Jeremy Lin combined his Harvard economics degree and his Silicon Valley upbringing to identify his new challenge guiding the revamped Brooklyn Nets — Lin likened joining the Nets to investing in a startup company.* The comparison sounds right as the Nets are starting over, if not quite starting up. The Nets, of course — being one of just 30 teams in the NBA — are already an established entity and don’t quite qualify as a newbie. The Nets are also in no danger of actually failing, as nearly 90% of startups do. They could win nine games next season and still not fold.
[NBA: Jeremy Lin Worth Much More Than $36 Million]
But Lin’s metaphor is accurate in other ways. The Nets won just 21 games last year, and they’ll need to “disrupt” the current NBA establishment to be relevant again.
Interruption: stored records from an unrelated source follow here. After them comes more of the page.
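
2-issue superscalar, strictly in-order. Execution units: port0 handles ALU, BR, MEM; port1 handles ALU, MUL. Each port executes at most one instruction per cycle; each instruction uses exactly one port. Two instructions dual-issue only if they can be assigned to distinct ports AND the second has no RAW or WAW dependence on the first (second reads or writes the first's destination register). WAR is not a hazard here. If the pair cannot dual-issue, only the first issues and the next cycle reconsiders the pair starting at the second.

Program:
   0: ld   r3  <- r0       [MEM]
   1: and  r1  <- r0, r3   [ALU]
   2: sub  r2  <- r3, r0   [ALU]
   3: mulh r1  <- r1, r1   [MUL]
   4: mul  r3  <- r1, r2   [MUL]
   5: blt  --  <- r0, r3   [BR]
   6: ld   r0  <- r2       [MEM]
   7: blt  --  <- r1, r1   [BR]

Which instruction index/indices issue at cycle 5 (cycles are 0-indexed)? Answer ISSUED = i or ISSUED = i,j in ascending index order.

ISSUED = 6

c0: i0 ld  RAW r3
c1: i1/i2 and;sub  2-wide
c2: i3 mulh  no-port MUL/MUL
c3: i4 mul  RAW r3
c4: i5 blt  no-port BR/MEM
c5: i6 ld  no-port MEM/BR
c6: i7 blt  tail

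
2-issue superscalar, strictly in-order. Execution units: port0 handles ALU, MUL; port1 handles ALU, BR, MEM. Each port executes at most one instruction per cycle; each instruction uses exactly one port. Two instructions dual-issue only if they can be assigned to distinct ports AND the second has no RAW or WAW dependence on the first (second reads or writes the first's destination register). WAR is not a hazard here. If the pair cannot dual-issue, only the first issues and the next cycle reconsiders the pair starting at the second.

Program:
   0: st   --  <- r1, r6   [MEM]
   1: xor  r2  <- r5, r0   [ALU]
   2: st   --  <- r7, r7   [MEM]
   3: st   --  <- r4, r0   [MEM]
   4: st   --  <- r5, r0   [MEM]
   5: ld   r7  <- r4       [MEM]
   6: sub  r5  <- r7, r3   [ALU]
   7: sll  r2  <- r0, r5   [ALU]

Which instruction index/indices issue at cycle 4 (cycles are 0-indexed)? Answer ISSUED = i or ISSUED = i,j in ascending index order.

ISSUED = 5

t=0 i0+i1:st;xor ; pair
t=1 i2:st ; no-port MEM/MEM
t=2 i3:st ; no-port MEM/MEM
t=3 i4:st ; no-port MEM/MEM
t=4 i5:ld ; RAW r7
t=5 i6:sub ; RAW r5
t=6 i7:sll ; tail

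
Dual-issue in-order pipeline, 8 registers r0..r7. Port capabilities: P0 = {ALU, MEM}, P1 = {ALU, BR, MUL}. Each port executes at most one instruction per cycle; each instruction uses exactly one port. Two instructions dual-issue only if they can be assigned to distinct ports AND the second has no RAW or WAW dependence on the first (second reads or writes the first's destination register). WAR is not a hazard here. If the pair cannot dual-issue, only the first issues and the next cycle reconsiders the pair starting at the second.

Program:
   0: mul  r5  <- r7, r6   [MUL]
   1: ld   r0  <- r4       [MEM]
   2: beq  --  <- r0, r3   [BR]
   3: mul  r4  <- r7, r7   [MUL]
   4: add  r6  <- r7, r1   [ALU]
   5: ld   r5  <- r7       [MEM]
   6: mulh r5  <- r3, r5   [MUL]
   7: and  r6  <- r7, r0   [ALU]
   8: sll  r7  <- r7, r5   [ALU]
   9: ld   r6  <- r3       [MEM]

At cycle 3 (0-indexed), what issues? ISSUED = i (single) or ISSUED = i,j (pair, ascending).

ISSUED = 5

#0 head=0: mul.MUL;ld.MEM i0/i1 dual
#1 head=2: beq.BR i2 no-port BR/MUL
#2 head=3: mul.MUL;add.ALU i3/i4 dual
#3 head=5: ld.MEM i5 RAW+WAW r5
#4 head=6: mulh.MUL;and.ALU i6/i7 dual
#5 head=8: sll.ALU;ld.MEM i8/i9 dual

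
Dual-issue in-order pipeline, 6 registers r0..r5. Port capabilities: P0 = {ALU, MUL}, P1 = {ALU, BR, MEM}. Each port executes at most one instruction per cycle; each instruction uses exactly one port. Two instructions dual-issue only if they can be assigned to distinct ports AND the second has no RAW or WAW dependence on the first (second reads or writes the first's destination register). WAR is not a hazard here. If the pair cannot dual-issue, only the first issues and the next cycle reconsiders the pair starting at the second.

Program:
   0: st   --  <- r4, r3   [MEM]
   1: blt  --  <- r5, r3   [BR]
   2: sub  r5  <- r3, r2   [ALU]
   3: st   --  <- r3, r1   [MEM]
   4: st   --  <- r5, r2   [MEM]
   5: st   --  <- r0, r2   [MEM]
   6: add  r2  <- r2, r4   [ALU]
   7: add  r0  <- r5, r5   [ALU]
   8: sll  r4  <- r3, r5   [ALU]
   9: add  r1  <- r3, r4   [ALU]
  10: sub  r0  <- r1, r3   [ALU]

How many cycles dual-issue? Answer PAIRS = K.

PAIRS = 3

0. st.MEM @i0  | no-port MEM/BR
1. blt.BR+sub.ALU @i1&i2  | 2-wide
2. st.MEM @i3  | no-port MEM/MEM
3. st.MEM @i4  | no-port MEM/MEM
4. st.MEM+add.ALU @i5&i6  | 2-wide
5. add.ALU+sll.ALU @i7&i8  | 2-wide
6. add.ALU @i9  | RAW r1
7. sub.ALU @i10  | tail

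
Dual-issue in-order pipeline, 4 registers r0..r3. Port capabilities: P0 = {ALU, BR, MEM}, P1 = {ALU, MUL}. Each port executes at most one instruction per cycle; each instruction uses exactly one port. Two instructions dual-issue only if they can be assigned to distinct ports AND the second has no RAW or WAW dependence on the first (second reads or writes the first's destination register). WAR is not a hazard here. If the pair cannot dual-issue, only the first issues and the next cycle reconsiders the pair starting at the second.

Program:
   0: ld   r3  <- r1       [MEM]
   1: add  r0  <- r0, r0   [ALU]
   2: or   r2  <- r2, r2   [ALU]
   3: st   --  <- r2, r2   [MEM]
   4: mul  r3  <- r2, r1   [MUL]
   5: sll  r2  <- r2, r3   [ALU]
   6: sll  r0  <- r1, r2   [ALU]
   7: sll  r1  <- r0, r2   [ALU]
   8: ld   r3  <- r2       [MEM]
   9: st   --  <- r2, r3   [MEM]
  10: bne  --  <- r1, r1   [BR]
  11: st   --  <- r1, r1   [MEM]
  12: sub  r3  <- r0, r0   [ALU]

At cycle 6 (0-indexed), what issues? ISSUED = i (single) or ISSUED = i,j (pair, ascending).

  cy0 -> i0&i1 (ld;add) dual
  cy1 -> i2 (or) RAW r2
  cy2 -> i3&i4 (st;mul) dual
  cy3 -> i5 (sll) RAW r2
  cy4 -> i6 (sll) RAW r0
  cy5 -> i7&i8 (sll;ld) dual
  cy6 -> i9 (st) no-port MEM/BR
  cy7 -> i10 (bne) no-port BR/MEM
  cy8 -> i11&i12 (st;sub) dual

ISSUED = 9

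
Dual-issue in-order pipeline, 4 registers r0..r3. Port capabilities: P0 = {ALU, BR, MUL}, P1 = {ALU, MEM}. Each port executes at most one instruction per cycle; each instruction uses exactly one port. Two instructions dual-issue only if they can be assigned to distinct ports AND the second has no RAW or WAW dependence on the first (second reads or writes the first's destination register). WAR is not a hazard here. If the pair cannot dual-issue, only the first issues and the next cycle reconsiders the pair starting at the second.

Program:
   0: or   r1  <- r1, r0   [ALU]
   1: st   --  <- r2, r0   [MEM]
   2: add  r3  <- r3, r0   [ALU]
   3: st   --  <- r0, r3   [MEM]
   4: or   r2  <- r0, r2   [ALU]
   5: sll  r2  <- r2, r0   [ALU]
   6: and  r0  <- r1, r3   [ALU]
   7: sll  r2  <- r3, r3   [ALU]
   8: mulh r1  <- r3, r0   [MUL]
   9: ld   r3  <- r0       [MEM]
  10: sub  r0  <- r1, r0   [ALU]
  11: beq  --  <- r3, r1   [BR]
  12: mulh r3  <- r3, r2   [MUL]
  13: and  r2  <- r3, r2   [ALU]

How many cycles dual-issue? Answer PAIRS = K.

PAIRS = 5

0. or.ALU/st.MEM @i0+i1  | 2-wide
1. add.ALU @i2  | RAW r3
2. st.MEM/or.ALU @i3+i4  | 2-wide
3. sll.ALU/and.ALU @i5+i6  | 2-wide
4. sll.ALU/mulh.MUL @i7+i8  | 2-wide
5. ld.MEM/sub.ALU @i9+i10  | 2-wide
6. beq.BR @i11  | no-port BR/MUL
7. mulh.MUL @i12  | RAW r3
8. and.ALU @i13  | tail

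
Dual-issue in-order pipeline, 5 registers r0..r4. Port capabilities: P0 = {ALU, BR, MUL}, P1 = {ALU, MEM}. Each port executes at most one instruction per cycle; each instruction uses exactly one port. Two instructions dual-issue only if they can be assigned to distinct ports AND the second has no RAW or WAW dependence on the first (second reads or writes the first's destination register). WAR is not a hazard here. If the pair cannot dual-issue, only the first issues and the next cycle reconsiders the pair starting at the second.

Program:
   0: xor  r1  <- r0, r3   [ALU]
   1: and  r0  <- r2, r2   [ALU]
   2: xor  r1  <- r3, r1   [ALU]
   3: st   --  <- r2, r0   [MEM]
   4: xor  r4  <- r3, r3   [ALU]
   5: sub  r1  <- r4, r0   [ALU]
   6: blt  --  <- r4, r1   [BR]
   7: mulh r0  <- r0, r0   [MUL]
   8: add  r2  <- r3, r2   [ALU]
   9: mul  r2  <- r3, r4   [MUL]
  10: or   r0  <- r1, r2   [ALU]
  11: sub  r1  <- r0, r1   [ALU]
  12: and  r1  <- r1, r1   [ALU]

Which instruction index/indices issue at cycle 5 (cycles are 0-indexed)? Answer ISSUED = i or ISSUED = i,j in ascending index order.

ISSUED = 7,8

#0 head=0: xor.ALU/and.ALU i0,i1 dual
#1 head=2: xor.ALU/st.MEM i2,i3 dual
#2 head=4: xor.ALU i4 RAW r4
#3 head=5: sub.ALU i5 RAW r1
#4 head=6: blt.BR i6 no-port BR/MUL
#5 head=7: mulh.MUL/add.ALU i7,i8 dual
#6 head=9: mul.MUL i9 RAW r2
#7 head=10: or.ALU i10 RAW r0
#8 head=11: sub.ALU i11 RAW+WAW r1
#9 head=12: and.ALU i12 tail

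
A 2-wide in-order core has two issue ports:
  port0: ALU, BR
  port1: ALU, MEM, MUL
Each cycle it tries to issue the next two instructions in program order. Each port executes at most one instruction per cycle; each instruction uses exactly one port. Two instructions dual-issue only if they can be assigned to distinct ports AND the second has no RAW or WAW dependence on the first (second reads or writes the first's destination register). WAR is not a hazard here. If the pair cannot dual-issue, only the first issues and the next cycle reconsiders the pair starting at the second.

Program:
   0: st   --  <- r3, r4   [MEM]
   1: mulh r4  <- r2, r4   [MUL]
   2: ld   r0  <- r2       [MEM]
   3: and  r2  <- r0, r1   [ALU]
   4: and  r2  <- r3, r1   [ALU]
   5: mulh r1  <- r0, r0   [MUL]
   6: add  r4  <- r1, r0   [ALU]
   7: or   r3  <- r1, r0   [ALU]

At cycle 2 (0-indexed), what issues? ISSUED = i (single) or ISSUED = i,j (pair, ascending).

t=0 i0:st.MEM ; no-port MEM/MUL
t=1 i1:mulh.MUL ; no-port MUL/MEM
t=2 i2:ld.MEM ; RAW r0
t=3 i3:and.ALU ; WAW r2
t=4 i4+i5:and.ALU;mulh.MUL ; 2-wide
t=5 i6+i7:add.ALU;or.ALU ; 2-wide

ISSUED = 2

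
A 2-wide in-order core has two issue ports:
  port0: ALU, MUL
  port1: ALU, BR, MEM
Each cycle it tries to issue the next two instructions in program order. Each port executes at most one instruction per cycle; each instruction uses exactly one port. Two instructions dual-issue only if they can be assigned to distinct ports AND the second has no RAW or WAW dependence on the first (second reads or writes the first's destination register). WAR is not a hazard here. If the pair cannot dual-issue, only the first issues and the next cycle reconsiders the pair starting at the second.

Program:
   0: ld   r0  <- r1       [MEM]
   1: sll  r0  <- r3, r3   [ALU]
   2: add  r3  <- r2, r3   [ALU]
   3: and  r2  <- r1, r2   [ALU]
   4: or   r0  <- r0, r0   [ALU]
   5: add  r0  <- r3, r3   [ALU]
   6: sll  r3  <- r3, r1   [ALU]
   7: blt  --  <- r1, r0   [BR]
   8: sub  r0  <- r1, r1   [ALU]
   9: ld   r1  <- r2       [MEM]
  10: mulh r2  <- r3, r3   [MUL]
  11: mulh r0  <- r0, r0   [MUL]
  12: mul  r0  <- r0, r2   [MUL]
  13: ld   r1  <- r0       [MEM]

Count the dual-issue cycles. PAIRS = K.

[0] i0  ld  -- WAW r0
[1] i1,i2  sll add  -- pair
[2] i3,i4  and or  -- pair
[3] i5,i6  add sll  -- pair
[4] i7,i8  blt sub  -- pair
[5] i9,i10  ld mulh  -- pair
[6] i11  mulh  -- no-port MUL/MUL
[7] i12  mul  -- RAW r0
[8] i13  ld  -- tail

PAIRS = 5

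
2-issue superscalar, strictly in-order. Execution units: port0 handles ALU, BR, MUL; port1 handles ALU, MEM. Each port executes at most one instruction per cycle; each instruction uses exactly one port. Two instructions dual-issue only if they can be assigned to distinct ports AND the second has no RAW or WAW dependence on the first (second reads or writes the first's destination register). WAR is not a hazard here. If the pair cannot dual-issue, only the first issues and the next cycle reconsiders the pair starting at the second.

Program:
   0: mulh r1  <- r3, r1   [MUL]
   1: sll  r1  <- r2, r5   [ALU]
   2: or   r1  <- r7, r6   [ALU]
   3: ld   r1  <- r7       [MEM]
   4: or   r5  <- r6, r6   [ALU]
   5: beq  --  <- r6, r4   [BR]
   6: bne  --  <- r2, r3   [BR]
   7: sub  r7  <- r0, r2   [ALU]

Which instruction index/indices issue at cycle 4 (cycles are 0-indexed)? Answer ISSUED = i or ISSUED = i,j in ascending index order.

  cy0 -> i0 (mulh) WAW r1
  cy1 -> i1 (sll) WAW r1
  cy2 -> i2 (or) WAW r1
  cy3 -> i3,i4 (ld+or) dual
  cy4 -> i5 (beq) no-port BR/BR
  cy5 -> i6,i7 (bne+sub) dual

ISSUED = 5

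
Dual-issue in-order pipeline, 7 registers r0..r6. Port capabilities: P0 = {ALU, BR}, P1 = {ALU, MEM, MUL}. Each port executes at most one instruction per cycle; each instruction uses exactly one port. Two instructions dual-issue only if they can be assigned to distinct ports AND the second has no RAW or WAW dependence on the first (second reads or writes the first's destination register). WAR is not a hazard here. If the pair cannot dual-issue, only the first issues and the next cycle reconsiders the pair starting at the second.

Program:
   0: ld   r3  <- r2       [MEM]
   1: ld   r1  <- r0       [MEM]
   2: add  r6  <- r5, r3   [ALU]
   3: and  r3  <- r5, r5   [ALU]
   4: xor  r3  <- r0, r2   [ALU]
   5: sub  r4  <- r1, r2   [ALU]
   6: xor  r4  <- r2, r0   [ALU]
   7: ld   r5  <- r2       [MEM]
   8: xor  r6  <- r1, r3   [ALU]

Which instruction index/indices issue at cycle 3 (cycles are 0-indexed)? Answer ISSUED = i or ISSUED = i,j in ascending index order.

0. ld @i0  | no-port MEM/MEM
1. ld+add @i1,i2  | dual
2. and @i3  | WAW r3
3. xor+sub @i4,i5  | dual
4. xor+ld @i6,i7  | dual
5. xor @i8  | tail

ISSUED = 4,5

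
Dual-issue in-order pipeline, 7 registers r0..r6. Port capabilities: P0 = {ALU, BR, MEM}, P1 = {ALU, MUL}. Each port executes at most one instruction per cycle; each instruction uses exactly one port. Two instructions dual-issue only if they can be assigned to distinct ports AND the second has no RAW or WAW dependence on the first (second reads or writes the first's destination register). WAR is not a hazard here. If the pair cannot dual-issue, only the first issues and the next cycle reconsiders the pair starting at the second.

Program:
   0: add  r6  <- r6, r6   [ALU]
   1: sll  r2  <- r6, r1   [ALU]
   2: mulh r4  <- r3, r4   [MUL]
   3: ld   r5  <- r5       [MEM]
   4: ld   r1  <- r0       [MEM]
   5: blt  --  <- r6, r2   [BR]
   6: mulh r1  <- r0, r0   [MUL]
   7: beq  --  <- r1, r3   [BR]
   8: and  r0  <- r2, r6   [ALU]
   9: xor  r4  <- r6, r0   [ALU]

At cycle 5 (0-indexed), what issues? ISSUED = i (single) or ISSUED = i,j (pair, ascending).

#0 head=0: add i0 RAW r6
#1 head=1: sll mulh i1&i2 pair
#2 head=3: ld i3 no-port MEM/MEM
#3 head=4: ld i4 no-port MEM/BR
#4 head=5: blt mulh i5&i6 pair
#5 head=7: beq and i7&i8 pair
#6 head=9: xor i9 tail

ISSUED = 7,8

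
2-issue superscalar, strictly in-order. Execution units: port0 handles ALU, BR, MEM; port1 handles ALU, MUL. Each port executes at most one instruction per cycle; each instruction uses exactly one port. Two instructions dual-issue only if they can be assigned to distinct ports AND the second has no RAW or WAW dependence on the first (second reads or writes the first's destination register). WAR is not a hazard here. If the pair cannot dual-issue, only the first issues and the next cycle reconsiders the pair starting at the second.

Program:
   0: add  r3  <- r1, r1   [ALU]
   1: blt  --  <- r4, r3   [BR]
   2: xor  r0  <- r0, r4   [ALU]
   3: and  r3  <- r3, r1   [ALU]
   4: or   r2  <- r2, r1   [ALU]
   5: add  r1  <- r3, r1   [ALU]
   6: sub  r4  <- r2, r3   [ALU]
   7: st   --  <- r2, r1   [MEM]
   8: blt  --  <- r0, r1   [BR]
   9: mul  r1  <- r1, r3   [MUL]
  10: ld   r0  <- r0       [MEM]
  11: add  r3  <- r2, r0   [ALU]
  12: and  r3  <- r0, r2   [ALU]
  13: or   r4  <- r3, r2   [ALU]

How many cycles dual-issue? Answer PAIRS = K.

0. add.ALU @i0  | RAW r3
1. blt.BR;xor.ALU @i1&i2  | pair
2. and.ALU;or.ALU @i3&i4  | pair
3. add.ALU;sub.ALU @i5&i6  | pair
4. st.MEM @i7  | no-port MEM/BR
5. blt.BR;mul.MUL @i8&i9  | pair
6. ld.MEM @i10  | RAW r0
7. add.ALU @i11  | WAW r3
8. and.ALU @i12  | RAW r3
9. or.ALU @i13  | tail

PAIRS = 4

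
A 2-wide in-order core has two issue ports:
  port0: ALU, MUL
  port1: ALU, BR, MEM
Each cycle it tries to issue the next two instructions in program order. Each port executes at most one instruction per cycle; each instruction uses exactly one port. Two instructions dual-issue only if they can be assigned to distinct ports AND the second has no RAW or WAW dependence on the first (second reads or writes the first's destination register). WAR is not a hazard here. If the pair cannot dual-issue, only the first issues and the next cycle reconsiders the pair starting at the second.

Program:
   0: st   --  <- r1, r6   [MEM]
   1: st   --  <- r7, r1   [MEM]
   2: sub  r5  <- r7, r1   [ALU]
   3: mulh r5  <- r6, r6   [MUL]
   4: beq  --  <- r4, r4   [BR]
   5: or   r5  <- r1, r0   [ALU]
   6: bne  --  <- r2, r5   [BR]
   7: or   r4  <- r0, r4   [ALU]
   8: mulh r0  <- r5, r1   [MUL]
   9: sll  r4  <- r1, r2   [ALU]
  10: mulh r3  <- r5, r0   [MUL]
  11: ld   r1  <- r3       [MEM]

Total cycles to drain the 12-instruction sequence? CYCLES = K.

c0: i0 st.MEM  no-port MEM/MEM
c1: i1/i2 st.MEM+sub.ALU  dual
c2: i3/i4 mulh.MUL+beq.BR  dual
c3: i5 or.ALU  RAW r5
c4: i6/i7 bne.BR+or.ALU  dual
c5: i8/i9 mulh.MUL+sll.ALU  dual
c6: i10 mulh.MUL  RAW r3
c7: i11 ld.MEM  tail

CYCLES = 8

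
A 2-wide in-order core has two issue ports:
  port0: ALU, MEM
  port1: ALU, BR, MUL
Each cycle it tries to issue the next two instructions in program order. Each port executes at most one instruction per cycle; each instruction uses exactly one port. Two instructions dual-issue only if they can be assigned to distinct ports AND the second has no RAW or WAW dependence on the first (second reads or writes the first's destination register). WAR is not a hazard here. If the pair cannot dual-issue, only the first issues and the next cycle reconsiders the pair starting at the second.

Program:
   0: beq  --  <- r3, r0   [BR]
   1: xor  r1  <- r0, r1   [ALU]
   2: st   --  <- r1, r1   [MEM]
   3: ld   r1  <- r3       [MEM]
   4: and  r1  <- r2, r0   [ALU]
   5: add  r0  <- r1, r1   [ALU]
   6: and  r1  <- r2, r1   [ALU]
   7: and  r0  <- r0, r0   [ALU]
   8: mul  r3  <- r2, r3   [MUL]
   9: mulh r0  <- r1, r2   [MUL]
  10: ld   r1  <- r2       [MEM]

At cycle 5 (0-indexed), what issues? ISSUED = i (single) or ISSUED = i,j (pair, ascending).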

Most startups are designed to disrupt the status quo. It’s also true that the startup founders, a position Lin casts himself in, must have a vision first — then they execute on it. Lin isn’t investing in today’s Nets, but in tomorrow’s. Another difference is that startup founders often work for peanuts as they grow their enterprise. Lin’s $36 million deal isn’t peanuts. But every Nets fan hopes Lin is right — that they’re getting in on a ground floor investment that will pay big dividends — like with rings and parades. What kind of startup will Lin’s and Coach Kenny Atkinson’s Nets be? Facebook, Uber, Under Armour? Fast out of the gate? Jeremy Lin and Brook Lopez have to build something that stands out. Because the major way that Silicon Valley and the NBA resemble each other is this: they’re hyper-competitive environments, where winner takes all.